​Calgary's oil executives are watching the growth of the electric car industry closely.

It was one of the main focuses of the ARC Energy Investment Forum in Calgary on Monday, where major players in oil and gas gathered.

"If we start to see more electric cars that could really change the outlook for oil demand and we really want to understand different perspectives on that issue," said Jackie Forest, director of research with the ARC Energy Research Institute.

Energy materials expert Dr. Linda Nazar said batteries have come a long way in the past few years, and the technology for electric cars is always improving. 

"Many people wouldn't have considered an electric car three or four years ago and now they are because the cars have the range and the cycle life," said Nazar, who works at the University of Waterloo.

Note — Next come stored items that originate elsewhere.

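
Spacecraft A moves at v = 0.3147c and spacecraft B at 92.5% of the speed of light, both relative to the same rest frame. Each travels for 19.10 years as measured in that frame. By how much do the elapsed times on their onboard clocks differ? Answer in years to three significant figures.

|τ_A − τ_B| = 10.9 years

A: γ = 1/√(1 − 0.3147²) = 1/√0.9010 = 1.054; τ_A = 19.10/1.054 = 18.13 years.
B: β = 0.925; γ = 1/√(1 − 0.925²) = 1/√0.1444 = 2.632; τ_B = 19.10/2.632 = 7.257 years.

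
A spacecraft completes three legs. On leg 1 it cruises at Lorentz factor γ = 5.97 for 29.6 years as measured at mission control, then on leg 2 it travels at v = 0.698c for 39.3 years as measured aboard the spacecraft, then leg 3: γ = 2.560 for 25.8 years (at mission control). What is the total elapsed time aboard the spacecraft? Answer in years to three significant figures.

Leg 1: γ = 5.97; τ_1 = 29.6/5.970 = 4.958 years.
Leg 2: 39.3 years is already measured aboard the spacecraft.
Leg 3: γ = 2.560; τ_3 = 25.8/2.560 = 10.08 years.
Total: 4.958 + 39.30 + 10.08 years.

τ = 54.3 years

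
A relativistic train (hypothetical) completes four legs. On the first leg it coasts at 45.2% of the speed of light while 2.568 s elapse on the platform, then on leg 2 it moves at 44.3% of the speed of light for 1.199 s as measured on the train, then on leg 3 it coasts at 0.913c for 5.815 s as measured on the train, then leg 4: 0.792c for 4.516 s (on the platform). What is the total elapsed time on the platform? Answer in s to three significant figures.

Δt = 22.7 s

Leg 1: 2.568 s is already measured on the platform.
Leg 2: β = 0.443; γ = 1/√(1 − 0.443²) = 1/√0.8038 = 1.115; Δt_2 = 1.115 × 1.199 = 1.337 s.
Leg 3: γ = 1/√(1 − 0.913²) = 1/√0.1664 = 2.451; Δt_3 = 2.451 × 5.815 = 14.25 s.
Leg 4: 4.516 s is already measured on the platform.
Total: 2.568 + 1.337 + 14.25 + 4.516 s.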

"It's really more a question of the infrastructure at this point."

Tesla Charging Fort Macleod

A Tesla electric car charging station in Fort Macleod, Alta. (Robson Fletcher/CBC)

Forrest said the oil industry needs to understand the implications of an electric car boom.

"Not just [by] talking to people in the oil industry, but talking to people in the automotive industry, people who are in the job of understanding consumer trends in automotives and really understanding their perspectives to make sure we're fully aware in what direction some of these alternatives to oil could go in terms of transport," she said.

She added that only in one in 100 cars sold today is electric but sales are up 60 per cent year on year. 

But the biggest barrier, of course, is still the price — base models of Ford and Nissan electric cars start in the low $30,000s, while a Tesla Model 3 starts at more than $47,000.